Die Betheiligung am Selfgovernment der Gemeinde ist in der Schweiz die treffliche Vorschule für die Betheiligung an Staatsgeschäften. Der angehende Politiker lernt, indem er sich zuvörderst mit Gemeindesachen befaßt, die Dinge ansehen, wie sie sind. Statt ein idealistischer Wolkenwandler zu werden, wird er ein praktischer Realist, der die „Thatsachen“ sehr respectirt, nicht selten vielleicht allzu sehr, und sich gewöhnt und bescheidet, das Nächstliegende, Mögliche, Erreichbare anzustreben. Diese Anschauungs- und Handlungsweise überträgt der schweizerische Politiker von den Geschäften der Gemeinde auch auf die des Staats, und daher das durchaus praktische Sichbescheiden schweizerischer Staatsmänner, die Interessen ihres Landes zu fördern und die „Weltverbesserung“, die „hohe Politik“ andern Leuten zu überlassen, etwa uns Deutschen, welche ja stets bereit sind, draußen aller Welt politischen Idealismus vorzudociren, während wir daheim Hassenpflug’sche und ähnliche Wirklichkeit treugehorsamst uns gefallen lassen. Man wirft den Staatsmännern der Schweiz vor, ihr Horizont sei ein enger. Nun ja, er mag nicht über die Grenzen der Eidgenossenschaft hinausreichen; aber innerhalb dieser Grenzen haben sie es verstanden, ihr Land zum blühendsten und glücklichsten Europas zu machen.
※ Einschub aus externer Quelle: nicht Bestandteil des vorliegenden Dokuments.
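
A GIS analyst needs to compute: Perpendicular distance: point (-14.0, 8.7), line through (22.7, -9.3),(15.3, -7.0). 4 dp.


|cross product| = 48.79
|line direction| = sqrt(60.05) = 7.7492
Distance = 48.79/sqrt(60.05) = 6.2961

6.2961


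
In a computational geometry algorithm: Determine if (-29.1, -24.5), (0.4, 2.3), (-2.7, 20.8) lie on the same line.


Cross product: (0.4-(-29.1))*(20.8-(-24.5)) - (2.3-(-24.5))*((-2.7)-(-29.1))
= 628.83

No, not collinear


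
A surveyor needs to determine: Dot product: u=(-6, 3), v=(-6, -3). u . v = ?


u . v = u_x*v_x + u_y*v_y = (-6)*(-6) + 3*(-3)
= 36 + (-9) = 27

27


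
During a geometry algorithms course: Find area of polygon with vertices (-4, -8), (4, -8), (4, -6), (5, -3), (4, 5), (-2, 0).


Shoelace sum: ((-4)*(-8) - 4*(-8)) + (4*(-6) - 4*(-8)) + (4*(-3) - 5*(-6)) + (5*5 - 4*(-3)) + (4*0 - (-2)*5) + ((-2)*(-8) - (-4)*0)
= 153
Area = |153|/2 = 76.5

76.5


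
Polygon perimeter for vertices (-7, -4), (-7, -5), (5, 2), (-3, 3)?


Sides: (-7, -4)->(-7, -5): sqrt(1) = 1, (-7, -5)->(5, 2): sqrt(193) = 13.892444, (5, 2)->(-3, 3): sqrt(65) = 8.062258, (-3, 3)->(-7, -4): sqrt(65) = 8.062258
Sum = 31.01696
Perimeter = 31.017

31.017


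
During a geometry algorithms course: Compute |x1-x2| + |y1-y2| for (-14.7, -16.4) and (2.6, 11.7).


|(-14.7)-2.6| + |(-16.4)-11.7| = 17.3 + 28.1 = 45.4

45.4


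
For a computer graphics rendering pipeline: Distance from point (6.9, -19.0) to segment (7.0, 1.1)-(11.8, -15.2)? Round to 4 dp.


Project P onto AB: t = 1 (clamped to [0,1])
Closest point on segment: (11.8, -15.2)
Distance: 6.2008

6.2008


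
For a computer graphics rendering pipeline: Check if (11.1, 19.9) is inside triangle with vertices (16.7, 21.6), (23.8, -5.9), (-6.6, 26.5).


Cross products: AB x AP = -166.07, BC x BP = -372.84, CA x CP = -67.05
All same sign? yes

Yes, inside


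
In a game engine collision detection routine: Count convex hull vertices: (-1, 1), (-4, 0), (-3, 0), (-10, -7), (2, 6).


Convex hull vertices (CCW): (-10, -7), (-1, 1), (2, 6), (-4, 0)
Count = 4

4


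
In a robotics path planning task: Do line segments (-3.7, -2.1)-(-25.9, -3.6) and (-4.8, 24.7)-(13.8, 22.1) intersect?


Cross products: d1=-495.62, d2=-581.24, d3=-596.61, d4=-510.99
d1*d2 < 0 and d3*d4 < 0? no

No, they don't intersect


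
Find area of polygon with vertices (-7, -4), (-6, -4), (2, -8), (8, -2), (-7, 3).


Shoelace sum: ((-7)*(-4) - (-6)*(-4)) + ((-6)*(-8) - 2*(-4)) + (2*(-2) - 8*(-8)) + (8*3 - (-7)*(-2)) + ((-7)*(-4) - (-7)*3)
= 179
Area = |179|/2 = 89.5

89.5


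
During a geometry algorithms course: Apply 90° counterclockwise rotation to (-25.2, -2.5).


90° CCW: (x,y) -> (-y, x)
(-25.2,-2.5) -> (2.5, -25.2)

(2.5, -25.2)


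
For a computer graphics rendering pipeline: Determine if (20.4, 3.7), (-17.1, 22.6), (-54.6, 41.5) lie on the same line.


Cross product: ((-17.1)-20.4)*(41.5-3.7) - (22.6-3.7)*((-54.6)-20.4)
= 0

Yes, collinear


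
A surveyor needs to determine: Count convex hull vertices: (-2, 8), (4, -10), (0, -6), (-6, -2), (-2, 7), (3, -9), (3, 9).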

Der im Vorstehenden angedeutete politische Bildungsgang war auch der Furrer’s. Mit dem Jahr 1831 begann er in der Behandlung der Gemeindeangelegenheiten seiner Vaterstadt sich bemerkbar zu machen. Es handelte sich um eine durchgreifende Umgestaltung der Stadtverfassung, und da ist es Furrer gewesen, welcher die Grundsätze und Forderungen der neuen Zeit siegreich zur Geltung brachte. Die neue, im liberalen Geist entworfene Verfassung seiner Heimathgemeinde war vorzugsweise das Werk Furrer’s, dessen Name von da an in weiteren Kreisen guten Klang bekam. Er übersiedelte nach Zürich, wo seine Praxis als „Fürsprech“ rasch eine sehr glänzende, aber auch höchst beschwerliche wurde und wo er als ein Ebenbürtiger und sehr Willkommener in den Kreis der Männer eintrat, welche damals das ruhmvolle Werk der Regeneration des Cantons Zürich vollbrachten und in Verbindung mit ihren Gesinnungs- und Parteigenossen in den übrigen Cantonen das Werk der Regeneration der Eidgenossenschaft vorbereiteten. Es war eine hoffnungsreiche, schöpfungsfreudige, thatkräftige Zeit, welche, wenngleich nicht „alle Blüthenträume reiften“, für die Schweiz unendlich fruchtbar geworden ist. Furrer hatte an diesem Reformwerke seinen redlichen Antheil. Im Jahre 1834 in den Großen Rath (die gesetzgebende Behörde) und drei Jahre später in den Erziehungsrath gewählt, hat er in beiden Behörden viel und erfolgreich gearbeitet. Die Spuren seiner Thätigkeit kann der Kundige in den gesetzgeberischen Acten jener Zeit leicht verfolgen.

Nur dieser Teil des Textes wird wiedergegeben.